Fashion Today: Frau Dr. Rost, wie war die Ausbildungssituation in der Bekleidungsindustrie vor Corona?
Dr. Maria Rost: „Wie alle Branchen kämpft auch die Textil- und Modeindustrie um gute Schulabgänger. Immerhin haben wir im Schnitt 2.300 junge Menschen jedes Jahr vor Corona ausgebildet. Dabei gibt es ganz vielfältige Einsatzbereiche: im Textillabor, in der Produktveredlung oder in der Maschinen- und Anlagenführung. Viele Jugendliche sind überrascht über die Bandbreite der Berufsmöglichkeiten in unseren mittelständischen Unternehmen. Deshalb haben wir auch unser Online-Portal GO TEXTILE!. Rund 300 Unternehmen und Bildungseinrichtungen informieren dort über ihre Ausbildungsangebote. Schüler und Eltern können passgenau für ihre Region nach Ausbildungsunternehmen suchen. Das Schöne an GO TEXTILE! ist auch, dass wir hier zeigen können, was die deutsche Textil- und Modeindustrie alles zu bieten hat und wie innovativ die Branche ist. Das macht viele Jugendliche neugierig.“

Dann kamen Corona und der Lockdown: Welche Probleme gab es?
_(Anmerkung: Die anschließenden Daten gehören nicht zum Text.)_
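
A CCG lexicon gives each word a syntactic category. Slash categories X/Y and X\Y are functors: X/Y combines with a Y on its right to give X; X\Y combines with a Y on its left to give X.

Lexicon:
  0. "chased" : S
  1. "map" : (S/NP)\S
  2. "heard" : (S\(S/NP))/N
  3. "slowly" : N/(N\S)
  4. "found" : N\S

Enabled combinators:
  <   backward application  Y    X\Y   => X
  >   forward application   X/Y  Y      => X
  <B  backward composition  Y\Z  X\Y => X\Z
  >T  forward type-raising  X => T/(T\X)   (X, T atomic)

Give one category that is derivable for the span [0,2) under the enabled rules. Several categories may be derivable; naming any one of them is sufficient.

S/NP

[0,5] S   <
  [0,2] S/NP   <
    [0,1] "chased" : S
    [1,2] "map" : (S/NP)\S
  [2,5] S\(S/NP)   >
    [2,3] "heard" : (S\(S/NP))/N
    [3,5] N   >
      [3,4] "slowly" : N/(N\S)
      [4,5] "found" : N\S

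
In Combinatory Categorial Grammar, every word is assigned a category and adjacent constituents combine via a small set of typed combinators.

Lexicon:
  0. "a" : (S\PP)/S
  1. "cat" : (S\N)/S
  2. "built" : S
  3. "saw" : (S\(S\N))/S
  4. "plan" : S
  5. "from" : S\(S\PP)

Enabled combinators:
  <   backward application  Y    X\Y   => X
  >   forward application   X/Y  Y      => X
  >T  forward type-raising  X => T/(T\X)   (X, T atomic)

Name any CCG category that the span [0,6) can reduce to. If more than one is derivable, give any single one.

S

[0,6] S   <
  [0,5] S\PP   >
    [0,1] "a" : (S\PP)/S
    [1,5] S   <
      [1,3] S\N   >
        [1,2] "cat" : (S\N)/S
        [2,3] "built" : S
      [3,5] S\(S\N)   >
        [3,4] "saw" : (S\(S\N))/S
        [4,5] "plan" : S
  [5,6] "from" : S\(S\PP)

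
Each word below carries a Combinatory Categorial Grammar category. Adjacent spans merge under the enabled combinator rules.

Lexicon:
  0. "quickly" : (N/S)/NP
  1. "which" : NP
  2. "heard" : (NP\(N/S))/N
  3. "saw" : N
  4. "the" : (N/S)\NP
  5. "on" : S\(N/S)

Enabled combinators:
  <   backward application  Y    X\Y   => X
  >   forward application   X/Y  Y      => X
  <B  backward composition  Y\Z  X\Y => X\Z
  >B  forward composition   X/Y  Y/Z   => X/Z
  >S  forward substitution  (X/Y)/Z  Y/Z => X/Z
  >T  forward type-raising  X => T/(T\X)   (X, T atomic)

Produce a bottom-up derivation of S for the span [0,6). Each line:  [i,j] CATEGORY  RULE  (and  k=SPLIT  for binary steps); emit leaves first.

[0,6] S   <
  [0,4] NP   <
    [0,2] N/S   >
      [0,1] "quickly" : (N/S)/NP
      [1,2] "which" : NP
    [2,4] NP\(N/S)   >
      [2,3] "heard" : (NP\(N/S))/N
      [3,4] "saw" : N
  [4,6] S\NP   <B
    [4,5] "the" : (N/S)\NP
    [5,6] "on" : S\(N/S)

[0,1] (N/S)/NP  lex  "quickly"
[1,2] NP  lex  "which"
[0,2] N/S  >  k=1
[2,3] (NP\(N/S))/N  lex  "heard"
[3,4] N  lex  "saw"
[2,4] NP\(N/S)  >  k=3
[0,4] NP  <  k=2
[4,5] (N/S)\NP  lex  "the"
[5,6] S\(N/S)  lex  "on"
[4,6] S\NP  <B  k=5
[0,6] S  <  k=4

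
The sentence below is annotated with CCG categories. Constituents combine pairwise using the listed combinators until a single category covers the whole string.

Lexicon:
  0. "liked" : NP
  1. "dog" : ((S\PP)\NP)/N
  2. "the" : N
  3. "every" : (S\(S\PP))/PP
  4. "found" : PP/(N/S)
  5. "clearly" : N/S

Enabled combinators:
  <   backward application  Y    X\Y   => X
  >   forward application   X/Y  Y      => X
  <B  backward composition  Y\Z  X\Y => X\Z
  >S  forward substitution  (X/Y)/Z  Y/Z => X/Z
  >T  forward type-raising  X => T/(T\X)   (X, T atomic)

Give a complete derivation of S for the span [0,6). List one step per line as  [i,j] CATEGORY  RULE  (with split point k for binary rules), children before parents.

[0,6] S   <
  [0,3] S\PP   <
    [0,1] "liked" : NP
    [1,3] (S\PP)\NP   >
      [1,2] "dog" : ((S\PP)\NP)/N
      [2,3] "the" : N
  [3,6] S\(S\PP)   >
    [3,4] "every" : (S\(S\PP))/PP
    [4,6] PP   >
      [4,5] "found" : PP/(N/S)
      [5,6] "clearly" : N/S

[0,1] NP  lex  "liked"
[1,2] ((S\PP)\NP)/N  lex  "dog"
[2,3] N  lex  "the"
[1,3] (S\PP)\NP  >  k=2
[0,3] S\PP  <  k=1
[3,4] (S\(S\PP))/PP  lex  "every"
[4,5] PP/(N/S)  lex  "found"
[5,6] N/S  lex  "clearly"
[4,6] PP  >  k=5
[3,6] S\(S\PP)  >  k=4
[0,6] S  <  k=3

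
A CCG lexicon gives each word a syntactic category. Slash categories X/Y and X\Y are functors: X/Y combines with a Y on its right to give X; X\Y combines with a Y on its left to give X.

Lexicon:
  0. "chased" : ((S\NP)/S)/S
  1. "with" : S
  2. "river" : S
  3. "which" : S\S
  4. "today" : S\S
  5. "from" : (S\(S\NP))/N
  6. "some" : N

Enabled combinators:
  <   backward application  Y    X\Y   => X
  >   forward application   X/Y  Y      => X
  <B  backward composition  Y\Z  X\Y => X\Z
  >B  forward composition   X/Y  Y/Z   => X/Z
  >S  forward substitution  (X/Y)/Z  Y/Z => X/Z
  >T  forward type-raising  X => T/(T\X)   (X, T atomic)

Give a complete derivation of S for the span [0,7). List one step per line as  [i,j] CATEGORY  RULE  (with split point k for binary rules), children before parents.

[0,1] ((S\NP)/S)/S  lex  "chased"
[1,2] S  lex  "with"
[0,2] (S\NP)/S  >  k=1
[2,3] S  lex  "river"
[0,3] S\NP  >  k=2
[3,4] S\S  lex  "which"
[4,5] S\S  lex  "today"
[3,5] S\S  <B  k=4
[0,5] S\NP  <B  k=3
[5,6] (S\(S\NP))/N  lex  "from"
[6,7] N  lex  "some"
[5,7] S\(S\NP)  >  k=6
[0,7] S  <  k=5

[0,7] S   <
  [0,5] S\NP   <B
    [0,3] S\NP   >
      [0,2] (S\NP)/S   >
        [0,1] "chased" : ((S\NP)/S)/S
        [1,2] "with" : S
      [2,3] "river" : S
    [3,5] S\S   <B
      [3,4] "which" : S\S
      [4,5] "today" : S\S
  [5,7] S\(S\NP)   >
    [5,6] "from" : (S\(S\NP))/N
    [6,7] "some" : N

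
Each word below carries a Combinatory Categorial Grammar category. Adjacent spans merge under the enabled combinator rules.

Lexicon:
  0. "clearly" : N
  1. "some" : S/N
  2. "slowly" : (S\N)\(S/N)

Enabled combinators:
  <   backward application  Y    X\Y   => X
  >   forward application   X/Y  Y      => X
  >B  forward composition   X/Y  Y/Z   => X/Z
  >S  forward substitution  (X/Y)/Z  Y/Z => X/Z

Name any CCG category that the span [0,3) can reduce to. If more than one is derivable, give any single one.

S

[0,3] S   <
  [0,1] "clearly" : N
  [1,3] S\N   <
    [1,2] "some" : S/N
    [2,3] "slowly" : (S\N)\(S/N)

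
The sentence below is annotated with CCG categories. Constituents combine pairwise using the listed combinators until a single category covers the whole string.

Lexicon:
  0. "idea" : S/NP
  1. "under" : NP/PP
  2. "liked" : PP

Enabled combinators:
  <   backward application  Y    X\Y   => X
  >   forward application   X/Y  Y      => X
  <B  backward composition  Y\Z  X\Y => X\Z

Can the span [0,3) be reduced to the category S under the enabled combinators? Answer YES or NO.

YES

[0,3] S   >
  [0,1] "idea" : S/NP
  [1,3] NP   >
    [1,2] "under" : NP/PP
    [2,3] "liked" : PP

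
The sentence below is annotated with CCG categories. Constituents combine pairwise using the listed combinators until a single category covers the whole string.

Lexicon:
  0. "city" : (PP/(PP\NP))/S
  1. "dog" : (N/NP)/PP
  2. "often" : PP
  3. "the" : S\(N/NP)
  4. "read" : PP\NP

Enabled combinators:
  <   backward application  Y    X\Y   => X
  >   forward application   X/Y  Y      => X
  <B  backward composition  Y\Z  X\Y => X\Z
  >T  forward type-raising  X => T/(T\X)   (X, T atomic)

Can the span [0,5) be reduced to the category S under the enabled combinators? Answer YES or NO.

NO

(PP/(PP\NP))/S (N/NP)/PP PP S\(N/NP) PP\NP
CKY chart[0,5] = {N/(N\PP), NP/(NP\PP), PP, PP/(PP\PP), S/(S\PP)}; S ∉ chart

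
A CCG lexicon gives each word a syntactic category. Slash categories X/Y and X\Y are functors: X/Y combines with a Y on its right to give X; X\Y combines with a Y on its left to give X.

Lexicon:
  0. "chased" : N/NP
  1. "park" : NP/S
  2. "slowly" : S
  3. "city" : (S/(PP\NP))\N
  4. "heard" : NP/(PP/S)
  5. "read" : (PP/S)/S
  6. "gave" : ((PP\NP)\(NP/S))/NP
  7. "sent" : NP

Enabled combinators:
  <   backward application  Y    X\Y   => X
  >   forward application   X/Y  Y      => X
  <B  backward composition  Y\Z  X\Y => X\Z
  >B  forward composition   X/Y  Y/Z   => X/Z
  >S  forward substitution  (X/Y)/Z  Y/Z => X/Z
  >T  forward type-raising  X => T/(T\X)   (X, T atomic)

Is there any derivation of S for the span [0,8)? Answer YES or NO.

[0,8] S   >
  [0,4] S/(PP\NP)   <
    [0,3] N   >
      [0,1] "chased" : N/NP
      [1,3] NP   >
        [1,2] "park" : NP/S
        [2,3] "slowly" : S
    [3,4] "city" : (S/(PP\NP))\N
  [4,8] PP\NP   <
    [4,6] NP/S   >B
      [4,5] "heard" : NP/(PP/S)
      [5,6] "read" : (PP/S)/S
    [6,8] (PP\NP)\(NP/S)   >
      [6,7] "gave" : ((PP\NP)\(NP/S))/NP
      [7,8] "sent" : NP

YES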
„Mit dem Lockdown mussten natürlich auch die Berufsschulen schließen und soweit möglich auf Online-Unterricht umstellen. Ausbildungsmessen und Infotage an Berufsschulen, Universitäten und Fachschulen mussten abgesagt werden. Mit den ersten Lockerungen gab es dann wieder die Gelegenheit, bis zu den Sommerferien gestaffelt Präsenzunterricht anzubieten. An Unis und Berufsschulen wird das Sommersemester weitgehend digital durchgeführt. Aber gerade die praktischen Erfahrungen bei Projekten an den Berufsschulen fehlen, das ist für viele Auszubildende ein echtes Defizit.“

Hat Corona Auswirkungen auf die Abschlussprüfungen der Auszubildenden?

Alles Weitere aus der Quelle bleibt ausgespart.